Scolarisation des enfants sans papiers – Le nouveau guide du ministère est décrié
Photo : Jacques Nadeau – Le Devoir
Un code permanent, qui permet l’exemption des droits de scolarité, peut désormais être demandé par un enfant qui ne présente qu’un extrait de naissance et une preuve de résidence.
«Incorrect», «insultant» et «condescendant». Le Collectif éducation sans frontières n’y va pas de main morte pour critiquer les nouvelles mesures de Québec pour faciliter l’inscription à l’école des enfants à statut précaire (sans papiers ou en attente d’un statut). Selon l’organisme, les modifications administratives du ministère de l’Éducation, contenues dans un nouveau guide actuellement distribué aux commissions scolaires, ne vont pas assez loin. Et arrivent trop tard.
« Il y a des avancées, mais le résultat n’est pas à la hauteur, on se moque des gens. C’est insultant », lance Anne Buisson, l’une des porte-parole du Collectif, qui oeuvre auprès des familles immigrantes et réfugiées. « Les mesures ne sont pas bien publicisées. On est à J-10 de la rentrée et j’ai des familles qui m’appellent pour savoir si elles peuvent inscrire leurs enfants. »
En gros, le guide publié par le ministère, qui ne remplace pas les lois et règlements existants, incite les commissions scolaires à se montrer tolérantes à l’endroit des familles qui veulent inscrire leurs enfants à l’école et qui n’ont pas de dossiers complets à présenter. Un code permanent, qui permet l’exemption des droits de scolarité, peut désormais être demandé par un enfant qui ne présente qu’un extrait de naissance et une preuve de résidence. Mais les familles devront néanmoins fournir obligatoirement un dossier complet pour ne pas payer les frais, qui varient entre 5000 et 6000 $, selon le Collectif.
En outre, on inclut désormais dans les catégories d’enfants exemptés de frais de scolarité ceux dont les parents ont un permis temporaire d’étude ou de travail expiré depuis moins d’un an, notamment.
Enfin, on incite les commissions scolaires à établir un climat de confiance avec les parents et à leur préciser qu’il existe des règles strictes de confidentialité.
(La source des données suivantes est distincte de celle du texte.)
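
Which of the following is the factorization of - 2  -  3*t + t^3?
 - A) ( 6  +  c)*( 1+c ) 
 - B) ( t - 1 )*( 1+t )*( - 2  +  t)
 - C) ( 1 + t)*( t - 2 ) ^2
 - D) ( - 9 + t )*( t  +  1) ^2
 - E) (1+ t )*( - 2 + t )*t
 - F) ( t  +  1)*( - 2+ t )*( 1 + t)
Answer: F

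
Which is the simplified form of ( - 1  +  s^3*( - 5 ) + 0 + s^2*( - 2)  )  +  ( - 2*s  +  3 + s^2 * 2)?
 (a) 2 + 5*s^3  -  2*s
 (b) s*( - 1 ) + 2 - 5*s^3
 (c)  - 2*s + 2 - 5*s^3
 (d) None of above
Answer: c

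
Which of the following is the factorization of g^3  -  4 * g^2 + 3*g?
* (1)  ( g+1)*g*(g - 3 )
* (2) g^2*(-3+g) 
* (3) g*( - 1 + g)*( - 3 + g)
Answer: 3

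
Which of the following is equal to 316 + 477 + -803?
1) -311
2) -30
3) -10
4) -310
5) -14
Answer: 3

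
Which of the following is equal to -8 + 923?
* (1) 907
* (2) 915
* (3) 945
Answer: 2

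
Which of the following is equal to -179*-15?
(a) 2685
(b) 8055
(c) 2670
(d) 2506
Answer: a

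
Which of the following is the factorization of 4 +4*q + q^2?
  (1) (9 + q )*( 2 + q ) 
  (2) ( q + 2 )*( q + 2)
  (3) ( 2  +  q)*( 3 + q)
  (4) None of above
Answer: 2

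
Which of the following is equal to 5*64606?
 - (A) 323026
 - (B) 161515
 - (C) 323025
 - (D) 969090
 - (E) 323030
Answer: E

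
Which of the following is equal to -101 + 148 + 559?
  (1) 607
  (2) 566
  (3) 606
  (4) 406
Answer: 3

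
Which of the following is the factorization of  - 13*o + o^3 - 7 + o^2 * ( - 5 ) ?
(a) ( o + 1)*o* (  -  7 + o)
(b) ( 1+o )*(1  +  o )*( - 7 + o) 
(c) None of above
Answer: b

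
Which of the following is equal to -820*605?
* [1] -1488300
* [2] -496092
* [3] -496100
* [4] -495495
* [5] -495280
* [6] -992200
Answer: 3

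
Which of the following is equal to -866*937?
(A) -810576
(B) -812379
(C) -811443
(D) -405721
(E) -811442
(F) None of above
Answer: E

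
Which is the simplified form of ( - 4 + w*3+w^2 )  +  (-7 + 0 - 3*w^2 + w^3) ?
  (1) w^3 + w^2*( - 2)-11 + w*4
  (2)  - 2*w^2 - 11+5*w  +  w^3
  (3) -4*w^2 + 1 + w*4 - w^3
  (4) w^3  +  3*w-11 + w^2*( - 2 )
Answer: 4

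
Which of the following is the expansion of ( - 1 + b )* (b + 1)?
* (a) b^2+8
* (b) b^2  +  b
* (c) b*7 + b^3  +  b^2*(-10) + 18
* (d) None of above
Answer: d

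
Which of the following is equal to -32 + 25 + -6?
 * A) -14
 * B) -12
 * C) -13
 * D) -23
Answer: C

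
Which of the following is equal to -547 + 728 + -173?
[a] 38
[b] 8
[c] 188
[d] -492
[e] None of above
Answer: b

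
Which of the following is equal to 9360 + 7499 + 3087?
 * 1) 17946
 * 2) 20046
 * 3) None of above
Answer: 3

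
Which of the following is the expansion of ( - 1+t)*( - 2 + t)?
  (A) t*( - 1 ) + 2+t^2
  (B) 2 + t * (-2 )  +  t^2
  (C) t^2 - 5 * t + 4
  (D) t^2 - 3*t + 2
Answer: D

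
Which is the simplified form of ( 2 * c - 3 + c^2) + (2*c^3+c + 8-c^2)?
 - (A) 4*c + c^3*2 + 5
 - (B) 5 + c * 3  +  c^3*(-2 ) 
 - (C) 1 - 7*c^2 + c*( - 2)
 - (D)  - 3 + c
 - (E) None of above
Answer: E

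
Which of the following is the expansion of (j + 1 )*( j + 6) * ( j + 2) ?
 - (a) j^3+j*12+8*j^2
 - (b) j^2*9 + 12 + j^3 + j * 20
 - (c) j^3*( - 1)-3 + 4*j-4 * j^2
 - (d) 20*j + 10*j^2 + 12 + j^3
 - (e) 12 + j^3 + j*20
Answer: b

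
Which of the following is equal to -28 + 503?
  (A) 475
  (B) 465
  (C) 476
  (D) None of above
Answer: A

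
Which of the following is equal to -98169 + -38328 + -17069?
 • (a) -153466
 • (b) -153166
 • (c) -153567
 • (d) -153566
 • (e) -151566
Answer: d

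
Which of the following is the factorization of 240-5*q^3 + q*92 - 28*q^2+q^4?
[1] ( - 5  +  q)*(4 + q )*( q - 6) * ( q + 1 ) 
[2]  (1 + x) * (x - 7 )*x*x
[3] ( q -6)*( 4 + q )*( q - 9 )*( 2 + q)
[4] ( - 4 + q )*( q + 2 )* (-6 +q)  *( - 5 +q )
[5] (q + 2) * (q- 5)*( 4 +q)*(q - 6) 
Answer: 5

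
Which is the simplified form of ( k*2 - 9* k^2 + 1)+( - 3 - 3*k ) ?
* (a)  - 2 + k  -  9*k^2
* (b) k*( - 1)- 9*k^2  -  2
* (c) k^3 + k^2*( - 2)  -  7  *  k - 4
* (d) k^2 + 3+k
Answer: b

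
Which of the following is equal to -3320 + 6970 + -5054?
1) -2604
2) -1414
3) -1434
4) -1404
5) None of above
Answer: 4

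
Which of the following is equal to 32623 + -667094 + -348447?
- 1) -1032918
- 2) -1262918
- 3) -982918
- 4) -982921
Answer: 3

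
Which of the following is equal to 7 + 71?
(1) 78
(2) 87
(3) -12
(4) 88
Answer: 1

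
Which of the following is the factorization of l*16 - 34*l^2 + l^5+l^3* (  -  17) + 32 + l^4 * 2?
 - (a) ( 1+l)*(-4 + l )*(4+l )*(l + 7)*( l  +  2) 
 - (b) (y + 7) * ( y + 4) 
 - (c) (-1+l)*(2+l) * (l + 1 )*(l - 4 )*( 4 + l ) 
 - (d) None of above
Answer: c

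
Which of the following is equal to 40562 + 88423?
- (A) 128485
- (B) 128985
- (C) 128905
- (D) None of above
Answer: B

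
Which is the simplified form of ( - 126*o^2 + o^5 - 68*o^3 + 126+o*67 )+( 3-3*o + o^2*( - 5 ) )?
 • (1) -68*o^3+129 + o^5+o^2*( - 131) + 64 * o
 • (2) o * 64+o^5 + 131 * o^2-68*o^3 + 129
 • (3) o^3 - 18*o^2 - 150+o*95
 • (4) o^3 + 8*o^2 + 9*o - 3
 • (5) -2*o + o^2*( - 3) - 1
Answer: 1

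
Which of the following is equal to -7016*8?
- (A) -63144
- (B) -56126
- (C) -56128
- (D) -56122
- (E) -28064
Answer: C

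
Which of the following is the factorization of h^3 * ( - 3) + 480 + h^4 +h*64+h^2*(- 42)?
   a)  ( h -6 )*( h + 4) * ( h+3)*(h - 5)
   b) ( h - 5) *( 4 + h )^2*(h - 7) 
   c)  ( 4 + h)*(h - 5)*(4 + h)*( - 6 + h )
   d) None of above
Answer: c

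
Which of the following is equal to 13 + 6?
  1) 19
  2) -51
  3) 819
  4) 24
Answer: 1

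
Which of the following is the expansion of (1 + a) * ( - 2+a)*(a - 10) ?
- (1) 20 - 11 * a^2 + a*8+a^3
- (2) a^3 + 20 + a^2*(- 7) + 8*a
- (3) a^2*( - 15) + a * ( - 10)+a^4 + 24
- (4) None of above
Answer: 1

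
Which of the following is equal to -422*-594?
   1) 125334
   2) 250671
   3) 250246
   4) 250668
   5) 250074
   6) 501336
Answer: 4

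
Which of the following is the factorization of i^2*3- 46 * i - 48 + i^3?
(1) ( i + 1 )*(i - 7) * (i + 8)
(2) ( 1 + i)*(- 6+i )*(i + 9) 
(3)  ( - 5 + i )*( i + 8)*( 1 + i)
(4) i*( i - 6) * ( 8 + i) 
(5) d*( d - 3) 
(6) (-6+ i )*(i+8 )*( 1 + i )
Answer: 6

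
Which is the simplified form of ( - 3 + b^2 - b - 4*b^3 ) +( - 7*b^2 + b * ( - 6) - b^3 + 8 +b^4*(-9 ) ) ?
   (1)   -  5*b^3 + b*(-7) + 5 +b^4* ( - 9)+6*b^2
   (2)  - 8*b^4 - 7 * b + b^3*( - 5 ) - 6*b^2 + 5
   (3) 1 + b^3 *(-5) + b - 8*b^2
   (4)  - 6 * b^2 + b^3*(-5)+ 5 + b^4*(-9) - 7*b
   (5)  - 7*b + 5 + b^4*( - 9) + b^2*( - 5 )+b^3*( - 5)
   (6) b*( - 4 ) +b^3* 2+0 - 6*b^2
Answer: 4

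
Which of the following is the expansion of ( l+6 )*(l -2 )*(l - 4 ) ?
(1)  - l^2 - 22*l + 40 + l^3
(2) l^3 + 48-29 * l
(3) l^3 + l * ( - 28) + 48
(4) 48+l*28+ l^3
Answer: 3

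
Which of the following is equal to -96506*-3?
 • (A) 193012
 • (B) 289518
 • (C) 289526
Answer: B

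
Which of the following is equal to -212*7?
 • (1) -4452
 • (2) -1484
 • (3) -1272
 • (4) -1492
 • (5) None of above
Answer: 2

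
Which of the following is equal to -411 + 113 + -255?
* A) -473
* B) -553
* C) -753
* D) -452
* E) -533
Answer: B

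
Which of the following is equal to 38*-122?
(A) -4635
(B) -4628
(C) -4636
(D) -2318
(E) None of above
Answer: C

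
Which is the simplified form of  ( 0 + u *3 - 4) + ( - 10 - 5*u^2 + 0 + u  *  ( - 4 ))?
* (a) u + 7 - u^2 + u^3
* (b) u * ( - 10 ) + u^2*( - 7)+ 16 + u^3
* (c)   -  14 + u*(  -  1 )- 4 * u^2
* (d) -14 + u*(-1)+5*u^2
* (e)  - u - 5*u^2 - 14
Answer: e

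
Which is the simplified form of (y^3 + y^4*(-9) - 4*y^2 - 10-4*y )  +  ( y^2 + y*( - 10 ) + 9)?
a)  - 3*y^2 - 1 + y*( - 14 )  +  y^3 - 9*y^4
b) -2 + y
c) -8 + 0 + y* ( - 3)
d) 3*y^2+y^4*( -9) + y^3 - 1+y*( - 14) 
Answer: a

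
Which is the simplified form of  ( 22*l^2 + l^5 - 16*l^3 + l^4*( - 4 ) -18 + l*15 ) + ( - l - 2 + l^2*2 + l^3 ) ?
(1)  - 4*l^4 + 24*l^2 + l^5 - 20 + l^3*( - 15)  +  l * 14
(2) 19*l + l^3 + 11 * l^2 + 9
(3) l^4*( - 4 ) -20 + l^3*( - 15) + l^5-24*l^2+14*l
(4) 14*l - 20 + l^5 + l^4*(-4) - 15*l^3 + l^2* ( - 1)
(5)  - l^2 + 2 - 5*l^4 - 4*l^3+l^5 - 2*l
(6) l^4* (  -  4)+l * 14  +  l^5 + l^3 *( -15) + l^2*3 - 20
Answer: 1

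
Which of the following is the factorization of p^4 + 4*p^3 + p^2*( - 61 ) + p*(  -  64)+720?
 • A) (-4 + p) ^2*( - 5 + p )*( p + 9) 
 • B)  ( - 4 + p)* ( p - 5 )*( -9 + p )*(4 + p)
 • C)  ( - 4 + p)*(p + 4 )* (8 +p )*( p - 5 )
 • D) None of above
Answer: D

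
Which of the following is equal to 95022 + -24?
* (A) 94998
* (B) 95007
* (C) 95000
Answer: A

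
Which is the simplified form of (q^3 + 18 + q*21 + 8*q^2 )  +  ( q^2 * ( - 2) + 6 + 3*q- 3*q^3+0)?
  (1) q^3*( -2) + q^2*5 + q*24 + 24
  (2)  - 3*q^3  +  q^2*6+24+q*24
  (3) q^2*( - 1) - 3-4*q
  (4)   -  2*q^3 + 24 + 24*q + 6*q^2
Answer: 4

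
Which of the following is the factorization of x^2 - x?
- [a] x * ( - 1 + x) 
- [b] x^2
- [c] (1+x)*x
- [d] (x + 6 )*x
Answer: a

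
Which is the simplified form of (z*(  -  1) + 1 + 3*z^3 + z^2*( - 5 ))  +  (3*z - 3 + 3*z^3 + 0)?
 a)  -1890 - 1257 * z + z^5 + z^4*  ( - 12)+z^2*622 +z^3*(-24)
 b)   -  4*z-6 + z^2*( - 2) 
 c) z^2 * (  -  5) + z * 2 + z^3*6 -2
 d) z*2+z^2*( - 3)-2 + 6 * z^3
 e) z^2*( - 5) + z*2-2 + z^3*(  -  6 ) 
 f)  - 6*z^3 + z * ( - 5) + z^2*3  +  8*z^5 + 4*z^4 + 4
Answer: c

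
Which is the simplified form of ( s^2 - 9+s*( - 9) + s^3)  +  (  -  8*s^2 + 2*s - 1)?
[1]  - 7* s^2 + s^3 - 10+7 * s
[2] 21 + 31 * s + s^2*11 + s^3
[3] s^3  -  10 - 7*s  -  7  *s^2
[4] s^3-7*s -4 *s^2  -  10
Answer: 3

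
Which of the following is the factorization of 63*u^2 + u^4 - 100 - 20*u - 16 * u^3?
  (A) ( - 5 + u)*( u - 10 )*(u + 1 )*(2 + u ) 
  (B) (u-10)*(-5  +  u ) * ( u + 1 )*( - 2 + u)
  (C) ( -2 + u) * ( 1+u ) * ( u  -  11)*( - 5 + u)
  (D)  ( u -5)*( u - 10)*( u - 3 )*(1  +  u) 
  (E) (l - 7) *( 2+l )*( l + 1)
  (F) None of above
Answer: B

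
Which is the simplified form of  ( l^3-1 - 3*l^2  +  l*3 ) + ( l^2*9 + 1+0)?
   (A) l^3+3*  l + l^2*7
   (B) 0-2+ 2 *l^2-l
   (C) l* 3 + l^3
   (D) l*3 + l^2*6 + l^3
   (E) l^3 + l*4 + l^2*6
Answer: D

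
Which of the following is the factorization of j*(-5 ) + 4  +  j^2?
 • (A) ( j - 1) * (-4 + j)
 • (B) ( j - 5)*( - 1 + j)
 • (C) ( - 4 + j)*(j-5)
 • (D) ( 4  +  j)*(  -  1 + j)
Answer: A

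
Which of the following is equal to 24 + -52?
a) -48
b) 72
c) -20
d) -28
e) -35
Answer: d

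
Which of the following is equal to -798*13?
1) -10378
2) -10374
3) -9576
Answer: 2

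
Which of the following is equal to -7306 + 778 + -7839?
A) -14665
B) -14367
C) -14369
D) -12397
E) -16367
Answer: B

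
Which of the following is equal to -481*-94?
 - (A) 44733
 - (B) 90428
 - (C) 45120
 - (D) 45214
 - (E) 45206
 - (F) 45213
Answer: D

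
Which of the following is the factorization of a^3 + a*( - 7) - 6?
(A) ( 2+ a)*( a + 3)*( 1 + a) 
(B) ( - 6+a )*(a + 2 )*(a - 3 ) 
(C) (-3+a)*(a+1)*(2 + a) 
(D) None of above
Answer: C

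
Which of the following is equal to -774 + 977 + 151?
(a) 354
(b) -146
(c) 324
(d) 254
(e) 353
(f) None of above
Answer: a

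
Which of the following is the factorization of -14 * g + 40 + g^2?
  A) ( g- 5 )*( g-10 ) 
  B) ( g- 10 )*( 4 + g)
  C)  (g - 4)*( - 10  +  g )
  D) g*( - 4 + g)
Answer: C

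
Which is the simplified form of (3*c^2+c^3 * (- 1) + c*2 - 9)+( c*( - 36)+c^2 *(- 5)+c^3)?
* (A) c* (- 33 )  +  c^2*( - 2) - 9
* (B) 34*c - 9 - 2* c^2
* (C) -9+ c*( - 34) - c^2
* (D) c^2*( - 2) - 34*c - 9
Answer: D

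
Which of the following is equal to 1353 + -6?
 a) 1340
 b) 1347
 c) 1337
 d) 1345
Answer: b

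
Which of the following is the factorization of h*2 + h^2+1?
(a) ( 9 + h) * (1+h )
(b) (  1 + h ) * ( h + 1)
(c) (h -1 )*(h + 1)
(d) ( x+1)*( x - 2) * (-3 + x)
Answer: b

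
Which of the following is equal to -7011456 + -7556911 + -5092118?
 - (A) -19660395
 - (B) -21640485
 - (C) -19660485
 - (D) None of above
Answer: C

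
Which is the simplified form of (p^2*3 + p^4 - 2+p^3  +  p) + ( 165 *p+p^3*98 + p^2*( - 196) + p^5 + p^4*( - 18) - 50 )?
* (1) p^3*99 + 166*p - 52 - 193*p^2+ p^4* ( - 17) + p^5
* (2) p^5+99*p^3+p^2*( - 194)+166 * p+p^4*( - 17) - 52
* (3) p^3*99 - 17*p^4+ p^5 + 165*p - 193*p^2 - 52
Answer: 1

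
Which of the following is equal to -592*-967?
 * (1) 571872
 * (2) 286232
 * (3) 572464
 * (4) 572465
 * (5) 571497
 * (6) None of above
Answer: 3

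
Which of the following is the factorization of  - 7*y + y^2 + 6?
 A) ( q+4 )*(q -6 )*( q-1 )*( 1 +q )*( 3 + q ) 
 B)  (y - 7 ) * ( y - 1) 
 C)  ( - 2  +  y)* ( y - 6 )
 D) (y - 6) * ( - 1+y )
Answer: D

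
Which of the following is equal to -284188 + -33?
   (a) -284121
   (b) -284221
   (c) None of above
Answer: b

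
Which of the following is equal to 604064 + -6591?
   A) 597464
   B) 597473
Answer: B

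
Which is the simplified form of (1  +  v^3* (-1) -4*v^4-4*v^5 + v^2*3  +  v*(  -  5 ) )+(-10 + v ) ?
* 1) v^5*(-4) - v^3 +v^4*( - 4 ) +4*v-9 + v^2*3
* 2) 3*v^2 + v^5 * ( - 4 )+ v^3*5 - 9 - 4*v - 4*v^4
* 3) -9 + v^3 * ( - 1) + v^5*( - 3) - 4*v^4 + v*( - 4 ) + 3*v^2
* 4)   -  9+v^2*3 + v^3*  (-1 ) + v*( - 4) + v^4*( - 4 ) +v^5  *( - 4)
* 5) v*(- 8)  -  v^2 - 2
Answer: 4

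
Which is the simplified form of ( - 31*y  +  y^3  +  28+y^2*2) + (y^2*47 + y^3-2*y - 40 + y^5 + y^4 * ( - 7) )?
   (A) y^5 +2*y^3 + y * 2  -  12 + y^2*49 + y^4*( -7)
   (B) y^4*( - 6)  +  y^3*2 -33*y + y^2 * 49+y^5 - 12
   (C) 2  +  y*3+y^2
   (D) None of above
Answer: D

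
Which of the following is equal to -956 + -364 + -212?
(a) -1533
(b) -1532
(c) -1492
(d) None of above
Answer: b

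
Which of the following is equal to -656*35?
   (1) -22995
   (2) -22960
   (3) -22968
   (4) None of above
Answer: 2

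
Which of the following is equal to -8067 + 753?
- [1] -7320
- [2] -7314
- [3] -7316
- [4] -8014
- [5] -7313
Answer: 2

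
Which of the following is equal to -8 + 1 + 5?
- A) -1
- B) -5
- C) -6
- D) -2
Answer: D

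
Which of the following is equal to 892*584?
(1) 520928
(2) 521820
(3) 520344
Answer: 1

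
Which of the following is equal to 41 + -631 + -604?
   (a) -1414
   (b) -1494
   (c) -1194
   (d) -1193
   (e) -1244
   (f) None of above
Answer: c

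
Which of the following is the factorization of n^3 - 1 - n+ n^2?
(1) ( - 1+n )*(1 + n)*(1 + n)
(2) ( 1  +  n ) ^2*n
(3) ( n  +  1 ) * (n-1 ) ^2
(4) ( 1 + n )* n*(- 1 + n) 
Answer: 1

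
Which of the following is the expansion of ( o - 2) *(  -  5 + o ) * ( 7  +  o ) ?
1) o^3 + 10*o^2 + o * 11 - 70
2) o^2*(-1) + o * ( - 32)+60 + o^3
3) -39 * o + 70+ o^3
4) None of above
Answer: 3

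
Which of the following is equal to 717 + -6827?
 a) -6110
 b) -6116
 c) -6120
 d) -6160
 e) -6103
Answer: a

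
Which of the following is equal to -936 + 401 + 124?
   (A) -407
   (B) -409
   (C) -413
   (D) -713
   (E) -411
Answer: E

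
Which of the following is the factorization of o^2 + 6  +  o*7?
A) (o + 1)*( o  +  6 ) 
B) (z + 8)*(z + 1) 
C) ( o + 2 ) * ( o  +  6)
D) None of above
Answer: A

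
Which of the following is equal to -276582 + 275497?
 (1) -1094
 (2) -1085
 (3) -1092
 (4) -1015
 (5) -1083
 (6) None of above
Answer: 2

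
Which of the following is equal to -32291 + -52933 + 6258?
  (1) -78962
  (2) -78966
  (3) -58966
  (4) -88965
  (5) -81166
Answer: 2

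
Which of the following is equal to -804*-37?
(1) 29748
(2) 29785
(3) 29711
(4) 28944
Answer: 1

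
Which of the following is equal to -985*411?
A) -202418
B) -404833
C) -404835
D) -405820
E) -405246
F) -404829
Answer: C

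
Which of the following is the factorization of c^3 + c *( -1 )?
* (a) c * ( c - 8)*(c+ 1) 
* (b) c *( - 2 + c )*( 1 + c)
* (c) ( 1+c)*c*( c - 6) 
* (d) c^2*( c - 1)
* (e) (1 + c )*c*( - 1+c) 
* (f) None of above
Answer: e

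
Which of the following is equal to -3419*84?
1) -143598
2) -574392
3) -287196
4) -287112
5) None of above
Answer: 3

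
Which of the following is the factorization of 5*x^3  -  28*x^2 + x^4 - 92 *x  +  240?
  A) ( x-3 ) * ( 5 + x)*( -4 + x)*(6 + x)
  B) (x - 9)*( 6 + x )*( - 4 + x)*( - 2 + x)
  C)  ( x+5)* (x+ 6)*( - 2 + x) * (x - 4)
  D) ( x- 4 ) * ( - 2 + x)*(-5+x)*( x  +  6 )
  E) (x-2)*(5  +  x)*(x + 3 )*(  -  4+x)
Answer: C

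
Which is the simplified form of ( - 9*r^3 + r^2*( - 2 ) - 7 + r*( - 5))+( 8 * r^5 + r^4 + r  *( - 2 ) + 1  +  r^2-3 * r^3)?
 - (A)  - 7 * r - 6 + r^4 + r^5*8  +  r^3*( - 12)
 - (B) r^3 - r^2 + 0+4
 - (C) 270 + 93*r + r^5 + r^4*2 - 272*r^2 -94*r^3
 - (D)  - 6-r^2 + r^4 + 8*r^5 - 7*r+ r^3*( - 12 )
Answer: D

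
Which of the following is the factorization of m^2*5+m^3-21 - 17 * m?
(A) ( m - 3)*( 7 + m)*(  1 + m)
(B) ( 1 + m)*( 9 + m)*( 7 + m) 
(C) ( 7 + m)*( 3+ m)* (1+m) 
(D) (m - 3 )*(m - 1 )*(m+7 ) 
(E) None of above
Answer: A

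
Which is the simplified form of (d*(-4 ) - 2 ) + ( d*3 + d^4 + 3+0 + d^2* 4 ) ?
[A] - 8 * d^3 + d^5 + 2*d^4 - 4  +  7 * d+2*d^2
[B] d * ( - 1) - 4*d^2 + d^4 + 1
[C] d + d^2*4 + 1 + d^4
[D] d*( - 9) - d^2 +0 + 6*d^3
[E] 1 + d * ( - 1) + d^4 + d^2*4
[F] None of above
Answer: E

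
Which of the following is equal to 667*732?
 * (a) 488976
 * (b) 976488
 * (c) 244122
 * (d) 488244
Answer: d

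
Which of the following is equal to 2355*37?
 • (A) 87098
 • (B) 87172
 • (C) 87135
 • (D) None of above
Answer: C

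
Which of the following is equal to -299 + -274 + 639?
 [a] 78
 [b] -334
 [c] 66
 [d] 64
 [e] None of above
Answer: c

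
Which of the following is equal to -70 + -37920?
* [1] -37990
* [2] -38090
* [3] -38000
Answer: 1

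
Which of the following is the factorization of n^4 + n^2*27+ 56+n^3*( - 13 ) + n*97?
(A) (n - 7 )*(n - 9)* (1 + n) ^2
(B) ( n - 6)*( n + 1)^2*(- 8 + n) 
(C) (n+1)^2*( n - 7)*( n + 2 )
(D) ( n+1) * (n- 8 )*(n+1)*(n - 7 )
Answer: D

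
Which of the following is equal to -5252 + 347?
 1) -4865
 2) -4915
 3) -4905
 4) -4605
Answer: 3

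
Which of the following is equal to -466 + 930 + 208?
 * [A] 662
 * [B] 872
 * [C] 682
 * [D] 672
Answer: D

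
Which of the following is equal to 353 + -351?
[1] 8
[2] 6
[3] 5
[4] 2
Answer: 4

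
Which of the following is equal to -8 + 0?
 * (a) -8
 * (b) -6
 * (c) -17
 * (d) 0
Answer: a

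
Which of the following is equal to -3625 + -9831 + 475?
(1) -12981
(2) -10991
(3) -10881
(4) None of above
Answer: 1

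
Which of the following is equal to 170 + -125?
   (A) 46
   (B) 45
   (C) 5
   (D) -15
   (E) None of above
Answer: B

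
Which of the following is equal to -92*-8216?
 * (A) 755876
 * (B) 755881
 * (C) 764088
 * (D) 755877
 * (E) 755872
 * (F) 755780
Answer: E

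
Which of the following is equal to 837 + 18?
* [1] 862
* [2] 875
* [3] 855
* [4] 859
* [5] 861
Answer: 3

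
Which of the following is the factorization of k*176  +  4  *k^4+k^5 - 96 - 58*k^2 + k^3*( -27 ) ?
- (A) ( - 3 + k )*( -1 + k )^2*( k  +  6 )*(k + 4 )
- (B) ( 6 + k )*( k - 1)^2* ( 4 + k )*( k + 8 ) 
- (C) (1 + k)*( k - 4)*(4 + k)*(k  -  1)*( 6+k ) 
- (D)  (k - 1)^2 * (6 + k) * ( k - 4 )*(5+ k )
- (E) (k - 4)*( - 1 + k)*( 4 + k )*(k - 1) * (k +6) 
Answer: E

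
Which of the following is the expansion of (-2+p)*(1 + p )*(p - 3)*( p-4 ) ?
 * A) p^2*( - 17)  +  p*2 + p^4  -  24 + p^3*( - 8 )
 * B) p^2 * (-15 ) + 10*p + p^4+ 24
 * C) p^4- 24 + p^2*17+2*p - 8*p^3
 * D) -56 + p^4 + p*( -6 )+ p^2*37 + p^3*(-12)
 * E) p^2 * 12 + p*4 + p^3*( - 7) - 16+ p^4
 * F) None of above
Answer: C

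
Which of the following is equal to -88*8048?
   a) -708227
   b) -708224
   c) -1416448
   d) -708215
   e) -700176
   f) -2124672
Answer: b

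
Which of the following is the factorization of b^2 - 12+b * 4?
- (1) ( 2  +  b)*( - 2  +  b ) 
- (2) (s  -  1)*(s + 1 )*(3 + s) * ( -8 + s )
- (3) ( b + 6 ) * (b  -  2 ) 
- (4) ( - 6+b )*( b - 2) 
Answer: 3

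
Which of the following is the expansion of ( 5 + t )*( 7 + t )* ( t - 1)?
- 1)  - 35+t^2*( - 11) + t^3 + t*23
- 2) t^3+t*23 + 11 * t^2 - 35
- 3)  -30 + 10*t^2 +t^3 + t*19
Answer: 2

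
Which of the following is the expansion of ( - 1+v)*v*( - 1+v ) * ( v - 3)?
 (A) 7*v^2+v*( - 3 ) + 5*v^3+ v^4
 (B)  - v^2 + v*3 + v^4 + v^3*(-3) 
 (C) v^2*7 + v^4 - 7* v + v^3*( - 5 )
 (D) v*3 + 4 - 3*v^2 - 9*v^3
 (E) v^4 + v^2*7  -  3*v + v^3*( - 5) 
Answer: E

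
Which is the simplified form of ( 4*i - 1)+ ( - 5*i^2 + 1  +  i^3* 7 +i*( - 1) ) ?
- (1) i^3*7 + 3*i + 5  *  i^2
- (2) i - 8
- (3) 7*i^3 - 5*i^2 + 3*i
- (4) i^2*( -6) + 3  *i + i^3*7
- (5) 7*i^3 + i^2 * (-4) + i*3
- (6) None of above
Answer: 3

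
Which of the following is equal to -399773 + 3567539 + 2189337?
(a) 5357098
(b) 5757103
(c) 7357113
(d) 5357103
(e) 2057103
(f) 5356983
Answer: d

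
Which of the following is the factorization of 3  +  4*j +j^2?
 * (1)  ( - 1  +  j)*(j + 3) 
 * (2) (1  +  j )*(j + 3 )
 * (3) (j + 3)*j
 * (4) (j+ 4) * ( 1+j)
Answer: 2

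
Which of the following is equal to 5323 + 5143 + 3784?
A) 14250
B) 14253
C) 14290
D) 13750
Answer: A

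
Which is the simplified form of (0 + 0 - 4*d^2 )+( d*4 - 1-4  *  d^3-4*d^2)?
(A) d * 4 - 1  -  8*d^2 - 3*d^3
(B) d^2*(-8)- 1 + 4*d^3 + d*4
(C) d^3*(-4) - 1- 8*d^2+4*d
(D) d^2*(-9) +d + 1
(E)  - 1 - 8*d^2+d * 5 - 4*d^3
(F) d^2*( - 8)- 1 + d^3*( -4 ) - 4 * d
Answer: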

Précarité et discrimination
Pour le Collectif éducation sans frontières, ces nouvelles règles ministérielles ne permettent pas d’atteindre l’objectif qui est d’« éduquer gratuitement tous les enfants, sans égard à leur catégorie ou statut », rappelle Anne Buisson. S’il est bien qu’on donne un code permanent à un enfant dont le parent a un permis de séjour expiré depuis moins d’un an, qu’en est-il de celui dont le parent est sans permis depuis plus d’un an ? « On va pénaliser ceux qui sont sur le territoire depuis plus longtemps et dont la précarité est accrue », déplore-t-elle, jugeant cette manoeuvre discriminatoire.
Anne Buisson dénonce également le fait qu’on exige des familles qu’elles régularisent leur situation pour bénéficier d’une exemption de droits de scolarité. « On veut bien les scolariser, mais il faut que les familles prouvent leur bonne foi. On leur met encore de la pression », constate-t-elle.
Les commissions scolaires de Montréal (CSDM) et Marguerite-Bourgeoys (CSMB) ont confié au Devoir qu’elles mettaient déjà en oeuvre ces pratiques de tolérance, soulignant que peu d’élèves sont dans ces situations précaires.